A MAGISTRATE on Sunday warned the government on China’s reported plan to install a radar station in the disputed Scarborough Shoal.
Senior Justice Antonio Carpio said the installation of an environmental monitoring station in the shoal would pave the way for the setting up of Beijing’s air defense zone in the South China Sea.
“A radar station on Scarborough Shoal will immediately complete China’s radar coverage of the entire South China Sea,”Carpio said in a statement.
“China can then impose an ADIZ or air defense identification zone in the South China Sea.”
Carpio made his statement even as the fishermen’s group Pambansang Lakas ng Kilusang Mamamalakaya ng Pilipinas on Sunday urged President Rodrigo Duterte to show extra vigilance because China’s building activities in the South China Sea might deprive Filipino fishermen of their ability to fish in the area including Scarborough Shoal.
Scarborough Shoal is part of the country’s exclusive economic zone that China has been claiming.
Duterte on Sunday said he could not do anything to stop the China’s building activities in the West Philippine Sea including in the Panatag Shoal.

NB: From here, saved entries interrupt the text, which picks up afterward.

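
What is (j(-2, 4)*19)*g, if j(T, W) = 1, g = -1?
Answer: -19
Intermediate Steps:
(j(-2, 4)*19)*g = (1*19)*(-1) = 19*(-1) = -19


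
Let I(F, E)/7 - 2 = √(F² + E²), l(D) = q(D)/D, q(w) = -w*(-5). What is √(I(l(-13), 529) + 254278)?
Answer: √(254292 + 7*√279866) ≈ 507.93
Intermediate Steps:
q(w) = 5*w
l(D) = 5 (l(D) = (5*D)/D = 5)
I(F, E) = 14 + 7*√(E² + F²) (I(F, E) = 14 + 7*√(F² + E²) = 14 + 7*√(E² + F²))
√(I(l(-13), 529) + 254278) = √((14 + 7*√(529² + 5²)) + 254278) = √((14 + 7*√(279841 + 25)) + 254278) = √((14 + 7*√279866) + 254278) = √(254292 + 7*√279866)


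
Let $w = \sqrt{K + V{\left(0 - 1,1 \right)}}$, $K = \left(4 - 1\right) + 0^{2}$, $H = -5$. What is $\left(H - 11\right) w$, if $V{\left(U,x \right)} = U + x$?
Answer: $- 16 \sqrt{3} \approx -27.713$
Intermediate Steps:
$K = 3$ ($K = \left(4 - 1\right) + 0 = 3 + 0 = 3$)
$w = \sqrt{3}$ ($w = \sqrt{3 + \left(\left(0 - 1\right) + 1\right)} = \sqrt{3 + \left(-1 + 1\right)} = \sqrt{3 + 0} = \sqrt{3} \approx 1.732$)
$\left(H - 11\right) w = \left(-5 - 11\right) \sqrt{3} = - 16 \sqrt{3}$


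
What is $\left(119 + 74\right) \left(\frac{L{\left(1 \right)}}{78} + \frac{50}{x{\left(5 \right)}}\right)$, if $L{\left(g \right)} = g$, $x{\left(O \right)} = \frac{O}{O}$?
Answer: $\frac{752893}{78} \approx 9652.5$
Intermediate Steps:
$x{\left(O \right)} = 1$
$\left(119 + 74\right) \left(\frac{L{\left(1 \right)}}{78} + \frac{50}{x{\left(5 \right)}}\right) = \left(119 + 74\right) \left(1 \cdot \frac{1}{78} + \frac{50}{1}\right) = 193 \left(1 \cdot \frac{1}{78} + 50 \cdot 1\right) = 193 \left(\frac{1}{78} + 50\right) = 193 \cdot \frac{3901}{78} = \frac{752893}{78}$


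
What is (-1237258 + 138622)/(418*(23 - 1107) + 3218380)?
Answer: -8323/20949 ≈ -0.39730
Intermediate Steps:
(-1237258 + 138622)/(418*(23 - 1107) + 3218380) = -1098636/(418*(-1084) + 3218380) = -1098636/(-453112 + 3218380) = -1098636/2765268 = -1098636*1/2765268 = -8323/20949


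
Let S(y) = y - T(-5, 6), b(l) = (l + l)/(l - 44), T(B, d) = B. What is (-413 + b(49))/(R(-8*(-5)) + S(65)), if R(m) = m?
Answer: -1967/550 ≈ -3.5764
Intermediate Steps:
b(l) = 2*l/(-44 + l) (b(l) = (2*l)/(-44 + l) = 2*l/(-44 + l))
S(y) = 5 + y (S(y) = y - 1*(-5) = y + 5 = 5 + y)
(-413 + b(49))/(R(-8*(-5)) + S(65)) = (-413 + 2*49/(-44 + 49))/(-8*(-5) + (5 + 65)) = (-413 + 2*49/5)/(40 + 70) = (-413 + 2*49*(⅕))/110 = (-413 + 98/5)*(1/110) = -1967/5*1/110 = -1967/550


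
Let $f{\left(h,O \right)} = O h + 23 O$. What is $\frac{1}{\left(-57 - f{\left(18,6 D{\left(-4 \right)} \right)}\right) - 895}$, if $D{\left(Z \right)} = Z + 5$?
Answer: $- \frac{1}{1198} \approx -0.00083472$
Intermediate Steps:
$D{\left(Z \right)} = 5 + Z$
$f{\left(h,O \right)} = 23 O + O h$
$\frac{1}{\left(-57 - f{\left(18,6 D{\left(-4 \right)} \right)}\right) - 895} = \frac{1}{\left(-57 - 6 \left(5 - 4\right) \left(23 + 18\right)\right) - 895} = \frac{1}{\left(-57 - 6 \cdot 1 \cdot 41\right) - 895} = \frac{1}{\left(-57 - 6 \cdot 41\right) - 895} = \frac{1}{\left(-57 - 246\right) - 895} = \frac{1}{-303 - 895} = \frac{1}{-1198} = - \frac{1}{1198}$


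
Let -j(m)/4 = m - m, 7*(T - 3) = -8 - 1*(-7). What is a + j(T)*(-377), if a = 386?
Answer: 386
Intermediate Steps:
T = 20/7 (T = 3 + (-8 - 1*(-7))/7 = 3 + (-8 + 7)/7 = 3 + (⅐)*(-1) = 3 - ⅐ = 20/7 ≈ 2.8571)
j(m) = 0 (j(m) = -4*(m - m) = -4*0 = 0)
a + j(T)*(-377) = 386 + 0*(-377) = 386 + 0 = 386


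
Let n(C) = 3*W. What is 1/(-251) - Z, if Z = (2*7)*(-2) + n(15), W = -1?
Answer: 7780/251 ≈ 30.996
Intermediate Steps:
n(C) = -3 (n(C) = 3*(-1) = -3)
Z = -31 (Z = (2*7)*(-2) - 3 = 14*(-2) - 3 = -28 - 3 = -31)
1/(-251) - Z = 1/(-251) - 1*(-31) = -1/251 + 31 = 7780/251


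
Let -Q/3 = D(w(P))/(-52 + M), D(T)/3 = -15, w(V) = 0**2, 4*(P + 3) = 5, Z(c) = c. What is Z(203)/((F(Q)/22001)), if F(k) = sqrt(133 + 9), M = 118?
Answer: 4466203*sqrt(142)/142 ≈ 3.7480e+5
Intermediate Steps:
P = -7/4 (P = -3 + (1/4)*5 = -3 + 5/4 = -7/4 ≈ -1.7500)
w(V) = 0
D(T) = -45 (D(T) = 3*(-15) = -45)
Q = 45/22 (Q = -(-135)/(-52 + 118) = -(-135)/66 = -3*(-15/22) = 45/22 ≈ 2.0455)
F(k) = sqrt(142)
Z(203)/((F(Q)/22001)) = 203/((sqrt(142)/22001)) = 203*(22001*sqrt(142)/142) = 4466203*sqrt(142)/142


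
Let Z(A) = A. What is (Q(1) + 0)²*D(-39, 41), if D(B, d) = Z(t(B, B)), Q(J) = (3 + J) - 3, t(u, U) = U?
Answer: -39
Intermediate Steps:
Q(J) = J
D(B, d) = B
(Q(1) + 0)²*D(-39, 41) = (1 + 0)²*(-39) = 1²*(-39) = 1*(-39) = -39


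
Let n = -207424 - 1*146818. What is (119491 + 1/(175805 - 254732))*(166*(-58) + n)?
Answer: -1143894014061240/26309 ≈ -4.3479e+10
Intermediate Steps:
n = -354242 (n = -207424 - 146818 = -354242)
(119491 + 1/(175805 - 254732))*(166*(-58) + n) = (119491 + 1/(175805 - 254732))*(166*(-58) - 354242) = (119491 + 1/(-78927))*(-9628 - 354242) = (119491 - 1/78927)*(-363870) = (9431066156/78927)*(-363870) = -1143894014061240/26309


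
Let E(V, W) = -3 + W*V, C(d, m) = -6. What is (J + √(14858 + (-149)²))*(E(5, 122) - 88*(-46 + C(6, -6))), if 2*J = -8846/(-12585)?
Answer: 22924409/12585 + 5183*√37059 ≈ 9.9959e+5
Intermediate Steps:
J = 4423/12585 (J = (-8846/(-12585))/2 = (-8846*(-1/12585))/2 = (½)*(8846/12585) = 4423/12585 ≈ 0.35145)
E(V, W) = -3 + V*W
(J + √(14858 + (-149)²))*(E(5, 122) - 88*(-46 + C(6, -6))) = (4423/12585 + √(14858 + (-149)²))*((-3 + 5*122) - 88*(-46 - 6)) = (4423/12585 + √(14858 + 22201))*((-3 + 610) - 88*(-52)) = (4423/12585 + √37059)*(607 + 4576) = (4423/12585 + √37059)*5183 = 22924409/12585 + 5183*√37059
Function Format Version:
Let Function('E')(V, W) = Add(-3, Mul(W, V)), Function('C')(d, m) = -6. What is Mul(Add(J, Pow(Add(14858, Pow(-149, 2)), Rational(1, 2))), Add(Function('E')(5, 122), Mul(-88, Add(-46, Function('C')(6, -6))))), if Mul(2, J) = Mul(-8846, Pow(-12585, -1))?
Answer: Add(Rational(22924409, 12585), Mul(5183, Pow(37059, Rational(1, 2)))) ≈ 9.9959e+5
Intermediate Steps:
J = Rational(4423, 12585) (J = Mul(Rational(1, 2), Mul(-8846, Pow(-12585, -1))) = Mul(Rational(1, 2), Mul(-8846, Rational(-1, 12585))) = Mul(Rational(1, 2), Rational(8846, 12585)) = Rational(4423, 12585) ≈ 0.35145)
Function('E')(V, W) = Add(-3, Mul(V, W))
Mul(Add(J, Pow(Add(14858, Pow(-149, 2)), Rational(1, 2))), Add(Function('E')(5, 122), Mul(-88, Add(-46, Function('C')(6, -6))))) = Mul(Add(Rational(4423, 12585), Pow(Add(14858, Pow(-149, 2)), Rational(1, 2))), Add(Add(-3, Mul(5, 122)), Mul(-88, Add(-46, -6)))) = Mul(Add(Rational(4423, 12585), Pow(Add(14858, 22201), Rational(1, 2))), Add(Add(-3, 610), Mul(-88, -52))) = Mul(Add(Rational(4423, 12585), Pow(37059, Rational(1, 2))), Add(607, 4576)) = Mul(Add(Rational(4423, 12585), Pow(37059, Rational(1, 2))), 5183) = Add(Rational(22924409, 12585), Mul(5183, Pow(37059, Rational(1, 2))))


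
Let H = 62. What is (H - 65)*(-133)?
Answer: 399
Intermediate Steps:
(H - 65)*(-133) = (62 - 65)*(-133) = -3*(-133) = 399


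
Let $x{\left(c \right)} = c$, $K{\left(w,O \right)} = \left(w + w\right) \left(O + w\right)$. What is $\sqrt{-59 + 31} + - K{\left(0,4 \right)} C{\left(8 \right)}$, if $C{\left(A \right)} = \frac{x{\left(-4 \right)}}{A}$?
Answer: $2 i \sqrt{7} \approx 5.2915 i$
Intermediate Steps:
$K{\left(w,O \right)} = 2 w \left(O + w\right)$
$C{\left(A \right)} = - \frac{4}{A}$
$\sqrt{-59 + 31} + - K{\left(0,4 \right)} C{\left(8 \right)} = \sqrt{-59 + 31} + - 2 \cdot 0 \left(4 + 0\right) \left(- \frac{4}{8}\right) = \sqrt{-28} + - 2 \cdot 0 \cdot 4 \left(\left(-4\right) \frac{1}{8}\right) = 2 i \sqrt{7} + \left(-1\right) 0 \left(- \frac{1}{2}\right) = 2 i \sqrt{7} + 0 \left(- \frac{1}{2}\right) = 2 i \sqrt{7} + 0 = 2 i \sqrt{7}$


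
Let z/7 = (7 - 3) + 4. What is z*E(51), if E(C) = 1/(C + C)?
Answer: 28/51 ≈ 0.54902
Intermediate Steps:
E(C) = 1/(2*C)
z = 56 (z = 7*((7 - 3) + 4) = 7*(4 + 4) = 7*8 = 56)
z*E(51) = 56*((1/2)/51) = 56*((1/2)*(1/51)) = 56*(1/102) = 28/51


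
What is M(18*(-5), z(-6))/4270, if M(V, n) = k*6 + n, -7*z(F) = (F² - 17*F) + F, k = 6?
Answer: 12/2989 ≈ 0.0040147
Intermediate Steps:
z(F) = -F²/7 + 16*F/7 (z(F) = -((F² - 17*F) + F)/7 = -(F² - 16*F)/7 = -F²/7 + 16*F/7)
M(V, n) = 36 + n (M(V, n) = 6*6 + n = 36 + n)
M(18*(-5), z(-6))/4270 = (36 + (⅐)*(-6)*(16 - 1*(-6)))/4270 = (36 + (⅐)*(-6)*(16 + 6))*(1/4270) = (36 + (⅐)*(-6)*22)*(1/4270) = (36 - 132/7)*(1/4270) = (120/7)*(1/4270) = 12/2989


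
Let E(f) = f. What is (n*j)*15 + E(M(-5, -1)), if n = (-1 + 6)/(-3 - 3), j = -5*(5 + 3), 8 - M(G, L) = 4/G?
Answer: 2544/5 ≈ 508.80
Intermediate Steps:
M(G, L) = 8 - 4/G
j = -40 (j = -5*8 = -40)
n = -⅚ (n = 5/(-6) = 5*(-⅙) = -⅚ ≈ -0.83333)
(n*j)*15 + E(M(-5, -1)) = -⅚*(-40)*15 + (8 - 4/(-5)) = (100/3)*15 + (8 - 4*(-⅕)) = 500 + (8 + ⅘) = 500 + 44/5 = 2544/5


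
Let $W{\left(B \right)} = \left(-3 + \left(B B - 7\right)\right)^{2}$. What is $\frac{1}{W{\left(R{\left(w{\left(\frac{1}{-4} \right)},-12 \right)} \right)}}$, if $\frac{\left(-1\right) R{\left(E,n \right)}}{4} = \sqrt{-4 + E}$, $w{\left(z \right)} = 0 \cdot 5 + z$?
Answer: $\frac{1}{6084} \approx 0.00016437$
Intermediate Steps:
$w{\left(z \right)} = z$ ($w{\left(z \right)} = 0 + z = z$)
$R{\left(E,n \right)} = - 4 \sqrt{-4 + E}$
$W{\left(B \right)} = \left(-10 + B^{2}\right)^{2}$ ($W{\left(B \right)} = \left(-3 + \left(B^{2} - 7\right)\right)^{2} = \left(-3 + \left(-7 + B^{2}\right)\right)^{2} = \left(-10 + B^{2}\right)^{2}$)
$\frac{1}{W{\left(R{\left(w{\left(\frac{1}{-4} \right)},-12 \right)} \right)}} = \frac{1}{\left(-10 + \left(- 4 \sqrt{-4 + \frac{1}{-4}}\right)^{2}\right)^{2}} = \frac{1}{\left(-10 + \left(- 4 \sqrt{-4 - \frac{1}{4}}\right)^{2}\right)^{2}} = \frac{1}{\left(-10 + \left(- 4 \sqrt{- \frac{17}{4}}\right)^{2}\right)^{2}} = \frac{1}{\left(-10 + \left(- 4 \frac{i \sqrt{17}}{2}\right)^{2}\right)^{2}} = \frac{1}{\left(-10 + \left(- 2 i \sqrt{17}\right)^{2}\right)^{2}} = \frac{1}{\left(-10 - 68\right)^{2}} = \frac{1}{\left(-78\right)^{2}} = \frac{1}{6084}$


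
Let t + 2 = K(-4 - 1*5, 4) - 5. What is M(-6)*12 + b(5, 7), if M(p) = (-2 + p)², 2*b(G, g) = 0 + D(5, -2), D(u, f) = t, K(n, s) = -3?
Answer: 763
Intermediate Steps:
t = -10 (t = -2 + (-3 - 5) = -2 - 8 = -10)
D(u, f) = -10
b(G, g) = -5 (b(G, g) = (0 - 10)/2 = (½)*(-10) = -5)
M(-6)*12 + b(5, 7) = (-2 - 6)²*12 - 5 = (-8)²*12 - 5 = 64*12 - 5 = 768 - 5 = 763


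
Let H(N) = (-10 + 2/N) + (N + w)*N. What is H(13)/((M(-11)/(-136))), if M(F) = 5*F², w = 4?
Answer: -74664/1573 ≈ -47.466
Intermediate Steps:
H(N) = -10 + 2/N + N*(4 + N) (H(N) = (-10 + 2/N) + (N + 4)*N = (-10 + 2/N) + (4 + N)*N = (-10 + 2/N) + N*(4 + N) = -10 + 2/N + N*(4 + N))
H(13)/((M(-11)/(-136))) = (-10 + 13² + 2/13 + 4*13)/(((5*(-11)²)/(-136))) = (-10 + 169 + 2*(1/13) + 52)/(((5*121)*(-1/136))) = (-10 + 169 + 2/13 + 52)/((605*(-1/136))) = 2745/(13*(-605/136)) = (2745/13)*(-136/605) = -74664/1573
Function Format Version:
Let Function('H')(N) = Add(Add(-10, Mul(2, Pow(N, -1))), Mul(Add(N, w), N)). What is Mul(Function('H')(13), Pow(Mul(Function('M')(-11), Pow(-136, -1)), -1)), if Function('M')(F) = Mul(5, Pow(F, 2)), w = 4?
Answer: Rational(-74664, 1573) ≈ -47.466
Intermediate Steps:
Function('H')(N) = Add(-10, Mul(2, Pow(N, -1)), Mul(N, Add(4, N))) (Function('H')(N) = Add(Add(-10, Mul(2, Pow(N, -1))), Mul(Add(N, 4), N)) = Add(Add(-10, Mul(2, Pow(N, -1))), Mul(Add(4, N), N)) = Add(Add(-10, Mul(2, Pow(N, -1))), Mul(N, Add(4, N))) = Add(-10, Mul(2, Pow(N, -1)), Mul(N, Add(4, N))))
Mul(Function('H')(13), Pow(Mul(Function('M')(-11), Pow(-136, -1)), -1)) = Mul(Add(-10, Pow(13, 2), Mul(2, Pow(13, -1)), Mul(4, 13)), Pow(Mul(Mul(5, Pow(-11, 2)), Pow(-136, -1)), -1)) = Mul(Add(-10, 169, Mul(2, Rational(1, 13)), 52), Pow(Mul(Mul(5, 121), Rational(-1, 136)), -1)) = Mul(Add(-10, 169, Rational(2, 13), 52), Pow(Mul(605, Rational(-1, 136)), -1)) = Mul(Rational(2745, 13), Pow(Rational(-605, 136), -1)) = Mul(Rational(2745, 13), Rational(-136, 605)) = Rational(-74664, 1573)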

“We cannot stop China from doing its thing. The Americans could not even stop them,” Duterte said before his departure for Myanmar and Thailand.
Carpio said the Panatag Shoal was part of Philippine territory and that it had sovereignty over it.
He made the alarm after noting that China had just completed building its radar stations in Subi Reef, Mischief Reef and Fiery Cross Reef that are composed of concrete hexagonal structures with retractable roofs to house missile batteries.
“China will use its HQ-9 surface-to-air missiles to enforce the ADIZ. These missiles are now installed on Woody Island in the Paracels,” Carpio said.
HQ-9 is China’s medium-to long-range active radar homing surface-to-air missile system similar to the Russian S-300 and American Patriot systems.
“The Chinese will of course also use these same military installations to enforce the 9-dash lines as China’s national boundaries in the South China Sea. That means China will grab 80 percent of Philippine exclusive economic zone and 100 percent of Philippine extended continental shelf in the West Philippine Sea,” Carpio said.
Carpio recalled how China built in 1987 a radar weather station on Fiery Cross Reef (an outcrop in the Spratlys just a meter above water) ostensibly to help Unesco’s global oceanic survey. But about two years ago it turned the weather station into a 270-hectare military air-naval base.
Carpio said this move by China should prompt a stronger response from the government.
“These developments call for a national debate and consensus on how the nation should proceed with its bilateral relations with China,” he said.
Carpio was part of the legal team that presented the country’s case against China’s reclamation in the West Philippine Sea before the UN’s Permanent Court of Arbitration in 2015. He was also among those consulted by President Duterte on the territorial dispute with China.